Ilustrasi dropping air bersih. (ANTARA FOTO/Oky Lukmansyah)
Selain kondisi rumah, Asia juga mengeluhkan kesulitan air bersih. Selama ini, ia bersama warga pesisir lain harus merogoh kocek untuk membeli air yang layak untuk dikonsumsi. Jika kondisi kantong menipis, bahkan mereka harus mengambil air wakaf di Desa Ule Kecamatan Asakota.
"Memang di sini ada airnya, cuma kadar garamnya tinggi serta agak bau. Air itu hanya boleh digunakan untuk mencuci, tidak untuk diminum," bebernya.
Sementara bantuan air dari pemerintah Kota Bima sejak Januari 2022 hingga akhir Agustus ini belum pernah mereka terima. Padahal, mereka sudah mengetahui jika di wilayah setempat ditetapkan sebagai lokasi rawan krisis air bersih.

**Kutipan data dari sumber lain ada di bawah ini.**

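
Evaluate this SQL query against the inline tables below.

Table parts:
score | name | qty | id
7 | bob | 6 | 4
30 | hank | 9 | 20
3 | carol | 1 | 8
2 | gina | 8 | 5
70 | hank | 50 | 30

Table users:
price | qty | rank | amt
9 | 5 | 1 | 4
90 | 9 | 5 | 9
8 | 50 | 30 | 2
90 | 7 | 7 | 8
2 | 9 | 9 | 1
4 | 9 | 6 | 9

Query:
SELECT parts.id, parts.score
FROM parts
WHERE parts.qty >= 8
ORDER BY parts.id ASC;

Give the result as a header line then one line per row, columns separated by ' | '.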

"Seingat saya belum pernah. Mungkin ada di wilayah lain yang pernah diberikan air bersihnya," tutur Asia.
Senada juga disampaikan warga lain bernama Sri Juhari. Dia mengaku menempati rumah tidak layak huni, hanya beratap seng dan berdinding anyaman bambu.
Tidak banyak yang diharapkan dari ibu yang merangkap kepala keluarga ini, Pemkot Bima sekiranya dapat memberikan perhatian lebih ke warga yang menempati pesisir pantai. Terutama pembebasan lahan yang kini mereka tempati sudah bertahun-tahun.
"Lahan yang kami tempati saat ini milik PT Pelindo. Hal terpenting yang kami harapkan Pemkot bisa bebaskan lahan ini, seperti janjinya saat Pilkada beberapa tahun silam," harap Sri Juhari.